OPEC+ and its allies face increased competition
OPEC+’s current strategy is based on a collective reduction in supply to support world prices.
However, this method has failed to curb rising production in other parts of the world, especially the USA, where shale oil technology allows greater flexibility.
As a result, despite Saudi efforts to keep prices high, external competition has captured a growing share of the market.
Riyadh has taken the lead in OPEC+’s efforts to restrict production, reducing its own volumes by almost 2 million barrels a day since 2022.
However, this strategy, initially aimed at limiting supply to stabilize prices, has ended up weakening Saudi Arabia’s position on the world stage.
By increasing production from December 2024, Saudi Arabia is signalling that it prefers to sacrifice high prices in the short term to secure its market share in the long term.
Challenges for other OPEC+ members
The Saudi decision is likely to cause tensions within OPEC+.
Some members, more dependent on high oil prices to balance their budgets, could see this production increase as a threat to their revenues.
Saudi Arabia, with its substantial financial reserves and debt capacity, is better equipped than others to withstand a period of lower prices.
However, this decision could also encourage other members to follow the Saudi example, in turn increasing their production to compensate for lost revenues.
This could lead to a supply glut on the world market, amplifying the downward pressure on prices.
The impact on the more vulnerable OPEC+ countries, whose economies are closely linked to oil revenues, could be significant.
Impact on the global oil market
The increase in Saudi production comes at a time when the market is already faced with an oversupply.
US producers, in particular, have taken advantage of OPEC+ cuts to strengthen their presence on the world market.

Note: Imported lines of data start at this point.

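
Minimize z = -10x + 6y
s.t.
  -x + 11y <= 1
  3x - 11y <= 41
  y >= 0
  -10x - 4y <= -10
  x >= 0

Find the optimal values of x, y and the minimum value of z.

x = 21, y = 2, minimum z = -198

Feasible corners and z = -10x + 6y:
  (21, 2) → z = -198
  (53/57, 10/57) → z = -470/57
  (41/3, 0) → z = -410/3
  (1, 0) → z = -10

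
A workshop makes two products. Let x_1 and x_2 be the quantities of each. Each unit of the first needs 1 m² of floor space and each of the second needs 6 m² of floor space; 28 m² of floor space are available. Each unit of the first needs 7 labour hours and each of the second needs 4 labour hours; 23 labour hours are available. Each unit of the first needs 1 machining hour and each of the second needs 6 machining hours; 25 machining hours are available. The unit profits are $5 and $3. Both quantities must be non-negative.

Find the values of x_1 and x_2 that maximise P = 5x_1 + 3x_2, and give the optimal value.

Extreme points and P = 5x_1 + 3x_2:
  (0, 0) → P = 0
  (0, 25/6) → P = 25/2
  (23/7, 0) → P = 115/7
  (1, 4) → P = 17

The optimum lies where 7x_1 + 4x_2 = 23 and x_1 + 6x_2 = 25.
Solving simultaneously gives x_1 = 1, x_2 = 4.

x_1 = 1, x_2 = 4, maximum P = 17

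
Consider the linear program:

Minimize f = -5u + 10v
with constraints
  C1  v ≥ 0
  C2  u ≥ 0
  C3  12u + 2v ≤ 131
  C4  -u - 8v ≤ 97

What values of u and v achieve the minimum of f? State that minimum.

Feasible corners and f = -5u + 10v:
  (0, 0) → f = 0
  (131/12, 0) → f = -655/12
  (0, 131/2) → f = 655

At the optimal vertex, v = 0 and 12u + 2v = 131.
Solving simultaneously gives u = 131/12, v = 0.

u = 131/12, v = 0, minimum f = -655/12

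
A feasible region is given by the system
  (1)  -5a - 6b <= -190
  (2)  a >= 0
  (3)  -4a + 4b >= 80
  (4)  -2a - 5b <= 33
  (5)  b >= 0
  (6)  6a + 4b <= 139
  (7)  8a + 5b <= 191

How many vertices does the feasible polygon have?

Of the 21 pairwise boundary intersections, those satisfying every inequality are:
  (0, 95/3)
  (37/8, 445/16)
  (0, 139/4)

3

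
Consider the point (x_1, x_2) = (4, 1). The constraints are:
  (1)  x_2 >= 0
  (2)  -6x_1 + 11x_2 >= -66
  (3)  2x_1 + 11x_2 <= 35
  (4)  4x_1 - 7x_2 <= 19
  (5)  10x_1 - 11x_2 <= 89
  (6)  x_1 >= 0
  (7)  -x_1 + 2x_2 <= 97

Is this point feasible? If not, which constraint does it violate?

(1): 1 ≥ 0 ✓
(2): -13 ≥ -66 ✓
(3): 19 ≤ 35 ✓
(4): 9 ≤ 19 ✓
(5): 29 ≤ 89 ✓
(6): 4 ≥ 0 ✓
(7): -2 ≤ 97 ✓

feasible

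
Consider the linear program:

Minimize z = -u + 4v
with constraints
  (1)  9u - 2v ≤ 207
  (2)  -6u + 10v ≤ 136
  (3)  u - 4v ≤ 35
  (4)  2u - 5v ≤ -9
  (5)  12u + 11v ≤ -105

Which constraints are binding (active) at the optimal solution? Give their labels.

Feasible corners and z = -u + 4v:
  (-59, -109/5) → z = -141/5
  (-1273/93, 167/31) → z = 3277/93
  (-312/41, -51/41) → z = 108/41

The minimum is at (-59, -109/5). Substituting into each constraint, equality holds for (2) and (4); the remaining constraints have slack.

(2) and (4)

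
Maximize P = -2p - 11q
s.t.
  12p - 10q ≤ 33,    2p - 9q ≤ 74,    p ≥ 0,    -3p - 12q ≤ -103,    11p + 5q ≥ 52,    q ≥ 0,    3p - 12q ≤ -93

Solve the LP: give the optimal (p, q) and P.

The feasible region is unbounded (it extends along (0, 1), (5, 6)), but P strictly decreases along every unbounded feasible direction, so there is no improving ray and the maximum is attained at a vertex.

The binding constraints are -3p - 12q = -103 and 3p - 12q = -93.
Solving simultaneously gives p = 5/3, q = 49/6.

p = 5/3, q = 49/6, maximum P = -559/6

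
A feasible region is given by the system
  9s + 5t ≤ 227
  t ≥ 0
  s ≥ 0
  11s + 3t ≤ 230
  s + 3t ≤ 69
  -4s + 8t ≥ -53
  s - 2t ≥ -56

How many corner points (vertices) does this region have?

Of the 20 pairwise boundary intersections, those satisfying every inequality are:
  (67/4, 61/4)
  (168/11, 197/11)
  (0, 0)
  (53/4, 0)
  (0, 23)
  (1999/100, 337/100)

6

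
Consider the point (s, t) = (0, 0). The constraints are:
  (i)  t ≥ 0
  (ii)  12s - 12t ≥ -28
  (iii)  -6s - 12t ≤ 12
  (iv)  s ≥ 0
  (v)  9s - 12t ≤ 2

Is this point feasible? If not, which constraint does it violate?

feasible

(i): 0 ≥ 0 ✓
(ii): 0 ≥ -28 ✓
(iii): 0 ≤ 12 ✓
(iv): 0 ≥ 0 ✓
(v): 0 ≤ 2 ✓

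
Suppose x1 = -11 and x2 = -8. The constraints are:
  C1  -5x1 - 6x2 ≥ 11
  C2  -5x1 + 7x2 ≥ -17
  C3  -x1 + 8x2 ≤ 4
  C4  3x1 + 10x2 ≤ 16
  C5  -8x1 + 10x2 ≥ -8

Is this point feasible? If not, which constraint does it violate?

feasible

C1: 103 ≥ 11 ✓
C2: -1 ≥ -17 ✓
C3: -53 ≤ 4 ✓
C4: -113 ≤ 16 ✓
C5: 8 ≥ -8 ✓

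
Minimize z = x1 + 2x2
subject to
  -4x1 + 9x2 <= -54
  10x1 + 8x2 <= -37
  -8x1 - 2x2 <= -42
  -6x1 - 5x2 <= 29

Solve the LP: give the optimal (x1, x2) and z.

x1 = 47/2, x2 = -34, minimum z = -89/2

Vertices and z = x1 + 2x2:
  (205/22, -179/11) → z = -511/22
  (47/2, -34) → z = -89/2
  (67/7, -121/7) → z = -25

The binding constraints are 10x1 + 8x2 = -37 and -6x1 - 5x2 = 29.
Solving simultaneously gives x1 = 47/2, x2 = -34.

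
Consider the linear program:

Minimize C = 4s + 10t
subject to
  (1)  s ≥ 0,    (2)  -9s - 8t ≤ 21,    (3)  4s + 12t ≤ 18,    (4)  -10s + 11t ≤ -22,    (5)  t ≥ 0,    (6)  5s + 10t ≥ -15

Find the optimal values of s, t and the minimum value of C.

s = 11/5, t = 0, minimum C = 44/5

Corner points and C = 4s + 10t:
  (231/82, 23/41) → C = 692/41
  (9/2, 0) → C = 18
  (11/5, 0) → C = 44/5

The optimum lies where -10s + 11t = -22 and t = 0.
Solving simultaneously gives s = 11/5, t = 0.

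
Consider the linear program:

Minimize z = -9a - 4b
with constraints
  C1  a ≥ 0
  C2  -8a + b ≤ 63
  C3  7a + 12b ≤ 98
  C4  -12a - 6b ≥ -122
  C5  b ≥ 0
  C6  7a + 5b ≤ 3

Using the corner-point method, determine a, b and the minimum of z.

Corner points and z = -9a - 4b:
  (0, 0) → z = 0
  (0, 3/5) → z = -12/5
  (3/7, 0) → z = -27/7

a = 3/7, b = 0, minimum z = -27/7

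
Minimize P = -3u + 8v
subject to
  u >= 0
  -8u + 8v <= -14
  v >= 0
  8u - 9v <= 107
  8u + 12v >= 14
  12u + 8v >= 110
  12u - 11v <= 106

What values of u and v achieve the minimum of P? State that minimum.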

Thanks to lower extraction costs, US shale oil production has been able to adapt quickly to price trends.
In response to increased Saudi production, US producers may reduce their investments or turn to more conservative strategies.
This new dynamic could also redefine relations between the major players in the global oil sector.
Saudi Arabia seems determined to regain its leading position, even if this means a temporary drop in revenues.
The Saudi strategy could also mark the beginning of a new era in which market share takes precedence over high prices.
Riyadh’s long-term gamble
Saudi Arabia is counting on its ability to withstand a period of lower prices to regain ground against its competitors.
Riyadh believes that its solid financial reserves will enable it to hold its own against the other major producers, even in an environment of reduced prices.
This long-term gamble could enable it to secure greater market share once global oil demand picks up again.
This shift marks a turning point in Saudi Arabia’s oil strategy, which is no longer aimed solely at sustaining prices, but at reinforcing its dominance of the global oil landscape.
It remains to be seen whether this strategy will pay off in the face of the geopolitical and economic challenges ahead.